Wednesday, December 05, 2007

When propaganda bombs

It's been a week of disappointments for conservatives--and it's only Wednesday. First, Hugo Chávez, the Venezuelan Vandal, narrowly lost a referendum on constitutional change, and gracefully conceded defeat. Then a report emerged that unstable, warlike Iran gave up its atomic ambitions way back in 2003. (Ouch. That must have hurt. Why couldn't they have discovered this after the invasion?)

Dubya, looking for all the world like Tweety telling a sceptical audience that he did, he did, he did taw a puddy-tat, is now saying that Iran could re-start the program anytime, and so the US will continue its push for more sanctions. Can't people smell the danger?

U.S. President George W. Bush refused to be deterred by an intelligence report that suggests Iran has halted its bid to build nuclear weapons, insisting that the new information only proves how much of a threat Iran is. (H/t Canadian Cynic.)

This is like making a kid stand in a corner for his whole life, because he might just do something bad otherwise. Call it pre-emptive punishment.

In any case, there's nothing worse than an enemy who fails to live up to expectations. It just goes to show how sneaky those varmints really are.

Take Hugo Chávez: that fire-breathing dictator, who wanted to change the constitution so he could run in more democratic elections than is currently permitted.

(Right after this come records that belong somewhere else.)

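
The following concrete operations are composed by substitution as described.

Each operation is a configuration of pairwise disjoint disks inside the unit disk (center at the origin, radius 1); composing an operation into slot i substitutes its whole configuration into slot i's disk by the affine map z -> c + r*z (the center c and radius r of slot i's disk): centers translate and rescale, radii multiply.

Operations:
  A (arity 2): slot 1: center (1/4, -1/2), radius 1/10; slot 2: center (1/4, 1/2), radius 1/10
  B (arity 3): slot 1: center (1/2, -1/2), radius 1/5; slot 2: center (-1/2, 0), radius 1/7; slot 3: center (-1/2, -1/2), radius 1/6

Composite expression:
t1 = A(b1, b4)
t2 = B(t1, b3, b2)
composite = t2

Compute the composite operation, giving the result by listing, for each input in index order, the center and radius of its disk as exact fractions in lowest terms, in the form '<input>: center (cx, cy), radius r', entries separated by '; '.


Affine substitution under B: radii multiply and b-centers shift.
for b1, the 2-step affine chain lands on center (11/20, -3/5), radius 1/50
for b4, the 2-step affine chain lands on center (11/20, -2/5), radius 1/50
for b3, the 1-step affine chain lands on center (-1/2, 0), radius 1/7
for b2, the 1-step affine chain lands on center (-1/2, -1/2), radius 1/6

b1: center (11/20, -3/5), radius 1/50; b2: center (-1/2, -1/2), radius 1/6; b3: center (-1/2, 0), radius 1/7; b4: center (11/20, -2/5), radius 1/50


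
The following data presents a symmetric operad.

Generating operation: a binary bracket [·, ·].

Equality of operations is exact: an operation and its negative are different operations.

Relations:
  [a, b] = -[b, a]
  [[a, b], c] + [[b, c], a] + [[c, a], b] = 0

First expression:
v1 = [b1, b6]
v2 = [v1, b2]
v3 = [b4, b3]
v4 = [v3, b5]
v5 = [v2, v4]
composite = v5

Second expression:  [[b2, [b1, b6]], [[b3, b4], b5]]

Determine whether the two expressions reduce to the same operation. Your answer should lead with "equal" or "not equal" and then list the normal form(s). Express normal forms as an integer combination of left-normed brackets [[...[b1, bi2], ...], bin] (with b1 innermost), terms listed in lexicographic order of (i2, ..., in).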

Yes, he wanted a lot of other stuff too, but oddly, this appeared to be the main concern of the media. One might have expected some nimble footwork on the part of conservatives here, trying to explain away the electoral aspects of Chávez' ambitions. But actually, no footwork was in evidence at all. Abolishing term limits was denounced, in true Orwellian fashion, by commentators hailing from countries without term limits of their own--like Canada.

The difficulty, of course, was not with
Chávez, but with the darned Venezuelan electors who saw this monster through eleven successful electoral contests since he came to power, properly supervised by teams of international observers. But you can't come right out and say that, and talk about democracy in the same breath. So the focus has to be on the rascal himself, indeed a right-winger's worst nightmare--a socialist with lots of money to back his plans, a crude fellow, too, not polite enough and not white enough.

But despite right-wing desperation since his ascension to the Venezuelan presidency,
Chávez has held off sprouting the requisite horns and tail. Not even a short-lived coup changed that. When the then anti-Chávez Venezuelan Supreme Court let the coupsters go, he simply accepted the result. A brief attempt by the usual suspects to play the "anti-Semite" card blew up when the full text of a Christmas Eve speech by Chávez became available. One could hear the stamping of tiny feet across the blogosphere and in editorial rooms everywhere in North America, as he stubbornly refused to morph.

Here is a small sample of headlines in recent days. Remember that
Chávez lost his referendum by a razor-thin margin, and conceded defeat in statesmanlike fashion. Try not to laugh out loud.

Venezuelans Bring Chavez to His Knees

Chavez reels from vote defeat

Why Venezuelans
Turned on Chavez

Chavez isn't finished: Voters' rejection of the Venezuelan leader's reforms doesn't mean the threat from his policies has ended.

Venezuelan voters refused to sell out to Hugo Chavez

Voters reject Chavez's attempt to become president for life

Democracy fights back

Venezuela's Lame-Duck Dictator

Chavez's hopes of extending his rule could prove disastrous for US

and my personal fave (roll of drums):

Rumsfeld says Venezuelan democracy threatened by Sunday's vote

What are poor right-wingers and corporate hacks and flaks to do when their propaganda shatters into tiny pieces before their very eyes? As we can see, make a whole lot more of it. And the starboard side of the blogosphere is alight as well, with frankly bizarre claims, my favourite being variations of "he rigged the election to minimize his loss." They may be running out of milk in Venezuela, but there could be tinfoil shortages right here at home if that sort of thing keeps up.

So what can we conclude about all this? "
Chávez" and "Iran nukes" are constructs, lovingly assembled by right-wing pro-US spinmeisters, and they've taken a direct hit. Two Great Satans have unaccountably failed to perform. But these ghoulish figures will be patched and jury-rigged soon enough. Smoke will belch forth anew, and a thunderous and fearful voice will be relayed to us once again by the quaking commentariat. Enjoy your increased chocolate ration, and pay no attention to that man behind the curtain.